1. Transduction of murine and human primary NK cells with lentivirus

1. Suspend mouse or human primary NK cells in a 24-well plate at 0.5 × 10⁵/mL of medium in the presence of green fluorescent protein (GFP) lentivirus supernatant at 5, 10, and 20 multiplicity of infection (MOI) and in the presence of Pb (8 µg/mL), PS (8 µg/mL) or dextran (8 µg/mL).
2. Centrifuge the plates at 1,000 × g for 60 min.
3. Without decanting the supernatant, culture the cells overnight (16-18 h) in a 37 °C incubator infused with 5.2% CO₂.
4. Wash with 10 mL of PBS and resuspend in 2 mL of complete Roswell Park Memorial Institute (RPMI) 1640 culture medium in the presence of interleukin 2 (IL-2, 300 U/mL).
5. Harvest the transduced NK cells on day 7 by gently tapping the flasks.
   1. Activate the harvested cells with titrated concentrations of plate-bound anti-natural killer group 2D (NKG2D) (A10) mAb by coating 96-well, highly protein-absorbent polystyrene plates with 2.5 µg/mL concentrations of anti-NKG2D mAb overnight.
   2. Wash each well with 100 µL of phosphate-buffered saline (PBS) three times before the addition of primary NK cells.

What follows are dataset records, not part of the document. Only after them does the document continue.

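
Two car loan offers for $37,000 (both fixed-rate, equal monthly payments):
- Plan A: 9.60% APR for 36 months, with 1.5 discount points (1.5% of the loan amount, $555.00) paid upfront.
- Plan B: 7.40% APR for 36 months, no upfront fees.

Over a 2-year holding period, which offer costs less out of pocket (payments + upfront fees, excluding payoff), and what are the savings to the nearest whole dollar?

Plan B by $1,460

Plan A: monthly rate = 9.6%/12 = 0.0080000; payment = 37,000 × 0.0080000 / (1 − (1+0.0080000)^−36) = $1,186.95.
Plan B: monthly rate = 7.4%/12 = 0.0061667; payment = 37,000 × 0.0061667 / (1 − (1+0.0061667)^−36) = $1,149.23.
Over 24 months: Plan A costs 24 × $1,186.95 + $555.00 = $29,041.80; Plan B costs 24 × $1,149.23 = $27,581.52.
Plan B is cheaper by $29,041.80 − $27,581.52 = $1,460.28.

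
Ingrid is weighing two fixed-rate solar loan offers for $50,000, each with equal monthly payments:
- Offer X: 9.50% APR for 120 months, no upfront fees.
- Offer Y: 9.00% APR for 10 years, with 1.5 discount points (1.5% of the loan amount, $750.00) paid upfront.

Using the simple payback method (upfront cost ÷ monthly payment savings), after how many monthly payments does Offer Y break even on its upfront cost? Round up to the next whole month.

Offer X: at 9.50% the monthly rate is 0.0079167, so the payment is 50,000 × 0.0079167 / (1 − 1.0079167^−120) = $646.99.
Offer Y: monthly rate = 9%/12 = 0.0075000; payment = 50,000 × 0.0075000 / (1 − (1+0.0075000)^−120) = $633.38.
Monthly savings = $646.99 − $633.38 = $13.61.
Break-even = $750.00 / $13.61 = 55.11 → 56 months.

56 months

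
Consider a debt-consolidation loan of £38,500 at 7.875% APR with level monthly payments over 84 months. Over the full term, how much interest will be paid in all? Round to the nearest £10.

£11,700

Monthly rate = 7.875%/12 = 0.0065625; payment = 38,500 × 0.0065625 / (1 − (1+0.0065625)^−84) = £597.67.
Total paid = 84 × £597.67 = £50,204.28; interest = £50,204.28 − £38,500 = £11,704.28.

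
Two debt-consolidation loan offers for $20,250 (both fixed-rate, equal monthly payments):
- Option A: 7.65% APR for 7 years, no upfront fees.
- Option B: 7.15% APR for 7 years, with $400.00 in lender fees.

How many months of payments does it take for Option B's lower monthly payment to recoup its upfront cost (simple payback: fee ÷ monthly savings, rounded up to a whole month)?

81 months

Option A: monthly rate = 7.65%/12 = 0.0063750; payment = 20,250 × 0.0063750 / (1 − (1+0.0063750)^−84) = $312.10.
Option B: monthly rate = 7.15%/12 = 0.0059583; payment = 20,250 × 0.0059583 / (1 − (1+0.0059583)^−84) = $307.11.
Monthly savings = $312.10 − $307.11 = $4.99.
Break-even = $400.00 / $4.99 = 80.16 → 81 months.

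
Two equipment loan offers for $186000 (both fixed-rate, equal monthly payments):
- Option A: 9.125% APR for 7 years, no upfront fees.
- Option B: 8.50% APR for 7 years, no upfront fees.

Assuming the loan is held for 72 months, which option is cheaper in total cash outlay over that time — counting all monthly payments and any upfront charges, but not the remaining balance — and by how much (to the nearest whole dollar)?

Option A: monthly rate = 9.125%/12 = 0.0076042; payment = 186,000 × 0.0076042 / (1 − (1+0.0076042)^−84) = $3,004.38.
Option B: monthly rate = 8.5%/12 = 0.0070833; payment = 186,000 × 0.0070833 / (1 − (1+0.0070833)^−84) = $2,945.59.
Over 72 months: Option A costs 72 × $3,004.38 = $216,315.36; Option B costs 72 × $2,945.59 = $212,082.48.
Option B is cheaper by $216,315.36 − $212,082.48 = $4,232.88.

Option B by $4,233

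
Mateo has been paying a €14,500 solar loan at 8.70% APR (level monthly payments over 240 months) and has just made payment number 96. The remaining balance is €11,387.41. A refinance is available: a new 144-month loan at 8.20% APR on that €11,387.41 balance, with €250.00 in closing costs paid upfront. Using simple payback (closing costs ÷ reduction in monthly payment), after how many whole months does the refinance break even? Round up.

80 months

Current payment = 14,500 × 8.7%/12 / (1 − (1+0.0072500)^−240) = €127.68.
Refinanced payment = 11,387.41 × 0.0068333 / (1 − (1+0.0068333)^−144) = €124.52.
Monthly savings = €127.68 − €124.52 = €3.16.
Break-even = €250.00 / €3.16 = 79.11 → 80 months.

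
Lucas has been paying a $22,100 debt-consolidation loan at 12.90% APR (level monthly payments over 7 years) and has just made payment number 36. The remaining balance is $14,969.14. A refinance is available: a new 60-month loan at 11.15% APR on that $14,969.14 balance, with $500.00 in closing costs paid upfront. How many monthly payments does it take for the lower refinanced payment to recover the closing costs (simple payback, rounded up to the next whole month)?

Current payment = 22,100 × 12.9%/12 / (1 − (1+0.0107500)^−84) = $400.84.
Refinanced payment = 14,969.14 × 0.0092917 / (1 − (1+0.0092917)^−60) = $326.59.
Monthly savings = $400.84 − $326.59 = $74.25.
Break-even = $500.00 / $74.25 = 6.73 → 7 months.

7 months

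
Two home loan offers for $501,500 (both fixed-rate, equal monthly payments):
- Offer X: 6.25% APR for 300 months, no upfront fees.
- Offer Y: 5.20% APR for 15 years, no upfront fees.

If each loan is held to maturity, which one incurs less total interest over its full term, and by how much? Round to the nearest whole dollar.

Offer X: at 6.25% the monthly rate is 0.0052083, so the payment is 501,500 × 0.0052083 / (1 − 1.0052083^−300) = $3,308.24.
Total interest on Offer X = 300 × $3,308.24 − $501,500 = $490,972.00.
Offer Y: monthly rate = 5.2%/12 = 0.0043333; payment = 501,500 × 0.0043333 / (1 − (1+0.0043333)^−180) = $4,018.27.
Total interest on Offer Y = 180 × $4,018.27 − $501,500 = $221,788.60.
Offer Y is lower by $269,183.40.

Offer Y by $269,183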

6. Collect culture supernatants using a multi-channel pipette between 16 and 18 h post-activation to quantify cytokines such as interferon-gamma (IFN-γ). Generate standard curves using the recombinant cytokines provided with enzyme-linked immunosorbent assay (ELISA) kits.
7. Test the NK cell viability using annexin-V/7-amino-actinomycin D (7-AAD) staining and determine the percent of necrotic cells among the transformed NK cells using a flow cytometer.

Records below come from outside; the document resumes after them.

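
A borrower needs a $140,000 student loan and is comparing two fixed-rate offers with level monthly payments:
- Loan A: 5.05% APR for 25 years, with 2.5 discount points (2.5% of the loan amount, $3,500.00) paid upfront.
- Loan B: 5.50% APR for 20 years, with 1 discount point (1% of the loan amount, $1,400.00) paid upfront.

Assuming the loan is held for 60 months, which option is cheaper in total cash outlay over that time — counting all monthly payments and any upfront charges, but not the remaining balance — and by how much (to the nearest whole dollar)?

Loan A: at 5.05% the monthly rate is 0.0042083, so the payment is 140,000 × 0.0042083 / (1 − 1.0042083^−300) = $822.51.
Loan B: at 5.50% the monthly rate is 0.0045833, so the payment is 140,000 × 0.0045833 / (1 − 1.0045833^−240) = $963.04.
Over 60 months: Loan A costs 60 × $822.51 + $3,500.00 = $52,850.60; Loan B costs 60 × $963.04 + $1,400.00 = $59,182.40.
Loan A is cheaper by $59,182.40 − $52,850.60 = $6,331.80.

Loan A by $6,332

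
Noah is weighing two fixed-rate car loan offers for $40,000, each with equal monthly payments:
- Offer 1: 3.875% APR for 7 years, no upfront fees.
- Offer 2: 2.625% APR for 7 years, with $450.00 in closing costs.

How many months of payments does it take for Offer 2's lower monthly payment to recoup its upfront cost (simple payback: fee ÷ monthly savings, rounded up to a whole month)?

Offer 1: monthly rate = 3.875%/12 = 0.0032292; payment = 40,000 × 0.0032292 / (1 − (1+0.0032292)^−84) = $544.45.
Offer 2: monthly rate = 2.625%/12 = 0.0021875; payment = 40,000 × 0.0021875 / (1 − (1+0.0021875)^−84) = $521.80.
Monthly savings = $544.45 − $521.80 = $22.65.
Break-even = $450.00 / $22.65 = 19.87 → 20 months.

20 months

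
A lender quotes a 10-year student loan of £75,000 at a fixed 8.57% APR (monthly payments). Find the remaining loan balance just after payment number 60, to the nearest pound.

With monthly rate i = 8.57%/12 = 0.0071417, the balance after k of n payments is P · [(1+i)^n − (1+i)^k] / [(1+i)^n − 1].
(1+0.0071417)^120 = 2.34891681 and (1+0.0071417)^60 = 1.53261763, so the balance is 75,000 × (2.34891681 − 1.53261763) / (2.34891681 − 1) = £45,386.37.

£45,386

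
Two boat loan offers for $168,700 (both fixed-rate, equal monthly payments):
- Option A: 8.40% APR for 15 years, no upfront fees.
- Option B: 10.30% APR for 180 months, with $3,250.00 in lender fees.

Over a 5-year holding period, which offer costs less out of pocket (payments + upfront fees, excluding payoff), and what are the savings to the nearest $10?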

   1. To perform this assay, harvest the murine and human NK cells four days after transduction, wash two times with 10 mL of cold PBS at 500 × g for 5 min each, and incubate with an Annexin-V (PE)/7-AAD kit.
8. Use appropriate flow cytometry software to analyze the data. Select the live-cell population and analyze the expression of GFP (fluorescein isothiocyanate [FITC] channel) as a measure of viral transduction.